Redacción (Jueves, 11-07-2019, Gaudium Press) El pardal no vuela con la elegancia de las golondrinas, no canta como los ruiseñores, ni posee los bellos colores de las saíras. Carece de la agilidad vertiginosa del colibrí y la habilidad de un hornero. Es, tal vez, el más insignificante de los pajaritos.
Tampoco emprende grandes migraciones, ni hace vistosos nidos en las torres de las iglesias. Lleva una vida banal en las ciudades y los campos, saltando junto a los refectorios y cocinas, mendigando sin pretensiones migajas de pan o recorriendo las siembras en busca de granos de trigo.
Al mirar a uno de ellos y compararlo con tantas otras maravillosas aves que Dios creó, cabría preguntar: ¿por qué será que el gorrión existe? Su presencia en nada eleva la mente al Cielo Empíreo; tampoco su forma de vivir, tan cotidiana, invita a remontar el espíritu a las alturas celestiales.
Con todo, no dejó él de llamar la atención del salmista, que proclama: «¡Cuán amable, oh Señor, es vuestra casa, cuánto la amo, Señor Dios del universo! ¡Mi alma desfallece de saudades y anhela por los atrios del Señor! ¡Mi corazón y mi carne rejuvenecen y exultan de alegría en el Dios vivo! Incluso el pardal encuentra abrigo en vuestra casa, y la golondrina ahí prepara su nido» (Sl 83, 2 4).
Pequeño, débil, fugitivo y de colores apagados, el pardal es, en el reino animal, lo que el más simple de los pedregullos es en el reino mineral. Entretanto, se puede tomarlo como un bello símbolo: el de las almas repletas de miserias que, reconociendo nada merecer, saltan alegres de un lado para otro a la búsqueda de abrigo y alimento espiritual. Su humildad las deja saltitantes a la espera de compasión, llenas de confianza en la bondadosa generosidad del Dios que las creó.
Hasta el pardal, dice el salmista, encuentra abrigo en la casa de Dios. En la Iglesia Católica nunca falta lugar para los carentes de fuerzas o parcos en cualidades. Y hay no apenas un abrigo, sino el camino para una verdadera transmutación.

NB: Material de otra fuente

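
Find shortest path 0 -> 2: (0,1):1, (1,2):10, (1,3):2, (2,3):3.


Dijkstra from 0:
Distances: {0: 0, 1: 1, 2: 6, 3: 3}
Shortest distance to 2 = 6, path = [0, 1, 3, 2]


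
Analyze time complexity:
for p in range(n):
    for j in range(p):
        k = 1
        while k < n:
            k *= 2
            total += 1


Per nesting level: O(n) * O(n) [triangular over p] * O(log n) = O(n^2 log n)
Complexity: O(n^2 log n)


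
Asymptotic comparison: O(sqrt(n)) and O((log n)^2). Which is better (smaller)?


polylogarithmic grows slower than sublinear
O((log n)^2) is asymptotically smaller; O(sqrt(n)) grows faster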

Al ser tocadas por la misericordia divina, esas almas-pardales pueden tener el plumaje revestido de los más espléndidos colores y las alas fortalecidas para vuelos largos y elegantes. Para eso, basta que reconozcan sus fallas, confíen en la bondad infinita de Dios y crean en el poder transformador del Espíritu Santo.
Si tú, lector, en ciertos períodos de tu existencia te sientes también un alma-pardal, no te dejes abatir por tus miserias. Acuérdate que hasta la más insignificante de las criaturas encuentra abrigo en la casa del Altísimo.
En la mirada dulce y benevolente del Sagrado Corazón de Jesús, siempre encontraremos amparo. María Santísima, su Madre, está en todo momento queriendo acariciarnos, convertir y aproximar a la misericordia de su Divino Hijo. ¡Al abandonarnos en las manos de Ellos, nuestras alas de pardal se tornarán bellas, ágiles y fuertes, capaces de impulsarnos a los más altos píncaros de la santidad!